Опустив голову на руки и закрывши лицо, сидел Посвистов. Из большой залы, несмотря на затворенные двери, явственно доносились до него и стук ножей, и говор собеседников, заглушаемые по временам громом оркестра или пением цыган.
Шевелкин сидел молча и не пил. Он все наблюдал за Посвистовым. Даша с удивлением посматривала на своих спутников, суровых и угрюмых, почти не отвечавших ей на вопросы.
Мертвое молчание царствовало в маленькой комнате.
Посвистову послышался звонкий и веселый голосок Сони.
Он вскочил и бросился к двери. Шевелкин схватил его на лету.
— Пусти, — крикнул Посвистов, бешено вырываясь от Шевелкина.
— Не пущу, — отвечал тот, обхватывая его своими железными руками.
Завязалась борьба. Отчаяние и ненависть придали Посвистову нечеловеческую силу. С минуту Шевелкин удерживал Посвистова, наконец, он отлетел в сторону.
Бледный, всклокоченный, со сверкающими глазами и пеной на губах ворвался Посвистов в залу, где пировала подгулявшая компания. Он направился прямо к столу.
Цыгане, певшие в это время какую-то песню, остановились и смолкли. Все сидевшие перед столом уставились на Посвистова, остановившегося прямо перед ними, в напряженном ожидании.

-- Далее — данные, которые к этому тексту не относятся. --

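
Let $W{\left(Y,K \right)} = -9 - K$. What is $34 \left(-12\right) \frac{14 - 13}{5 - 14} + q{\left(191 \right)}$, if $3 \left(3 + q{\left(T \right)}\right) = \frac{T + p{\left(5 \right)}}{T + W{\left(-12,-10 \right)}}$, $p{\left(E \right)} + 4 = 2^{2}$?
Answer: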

Прошла секунда томительного молчания.
Посвистов подошел к Соне и положил ей на плечи обе руки.
— Здравствуй, Соня, — тихо сказал он.
Соня молчала.
— Зачем ты меня оставила? Зачем ты от меня ушла? — продолжал Посвистов. Он говорил почти шепотом, сквозь стиснутые зубы, но шепот его раздавался по всей зале посреди мертвого молчания окружающих.
Соня не отвечала.
Бледная, как полотно, с широко раскрытыми и неподвижно устремленными на Посвистова глазами, она была более похожа на статую, чем на живого человека.
— Ведь я любил тебя, Соня, — произнес снова Посвистов.
Он говорил по-прежнему тихо, не глядя ни на кого, и никто из присутствующих не смел остановить его.
Без кровинки в лице, вся дрожа, как осиновый лист, продолжала смотреть на него Соня.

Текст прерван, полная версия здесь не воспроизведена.